With kimi code, I had the same code generated by pi+kimi. So, you can refer to that.

This confirmed that kimi code uses kimi-k2.5 and is pretty reproducible.

However, I noticed that with kimi code, one is not able to choose the kimi model to use for coding. This is possible with the setup pi+kimi. I could switch from kimi-k2.5 to kimi-k2-thinking from pi.

Final take

kimi-k2.5 is very capable at generating code for GN. It might just need more iterations and reviews than what's needed for Claude Sonnet 4.5. For example, can give follow-up prompts to make kimi produce a better project structure.

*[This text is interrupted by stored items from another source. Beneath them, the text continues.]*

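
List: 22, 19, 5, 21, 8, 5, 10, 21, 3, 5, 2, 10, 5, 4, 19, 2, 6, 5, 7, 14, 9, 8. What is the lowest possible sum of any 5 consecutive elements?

(22, 19, 5, 21, 8) → sum 75
(19, 5, 21, 8, 5) → sum 58
(5, 21, 8, 5, 10) → sum 49
(21, 8, 5, 10, 21) → sum 65
(8, 5, 10, 21, 3) → sum 47
(5, 10, 21, 3, 5) → sum 44
(10, 21, 3, 5, 2) → sum 41
(21, 3, 5, 2, 10) → sum 41
(3, 5, 2, 10, 5) → sum 25
(5, 2, 10, 5, 4) → sum 26
(2, 10, 5, 4, 19) → sum 40
(10, 5, 4, 19, 2) → sum 40
(5, 4, 19, 2, 6) → sum 36
(4, 19, 2, 6, 5) → sum 36
(19, 2, 6, 5, 7) → sum 39
(2, 6, 5, 7, 14) → sum 34
(6, 5, 7, 14, 9) → sum 41
(5, 7, 14, 9, 8) → sum 43
Lowest of these is 25.

25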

For complex coding tasks, Claude Sonnet 4.5 will probably be best.

It's safer to not expect either models to be as smart as programmers and take care of all aspects to satisfaction. In this experiment, they both failed to generate useful final synthesis to the user of the RAG. That means the prompt needs to be very specific and detailed to not let the coding agent for example the choice to write whole logic from scratch for example.

Using the pi setup instead of kimi code or even claude code is more advantageous. Generation of pi+kimi-k2.5 and kimi code are the same and with pi, one can easily switch between different kimi models or even providers (i.e kimi to claude). I personally liked the pi interface better; it's more informative and very extensible.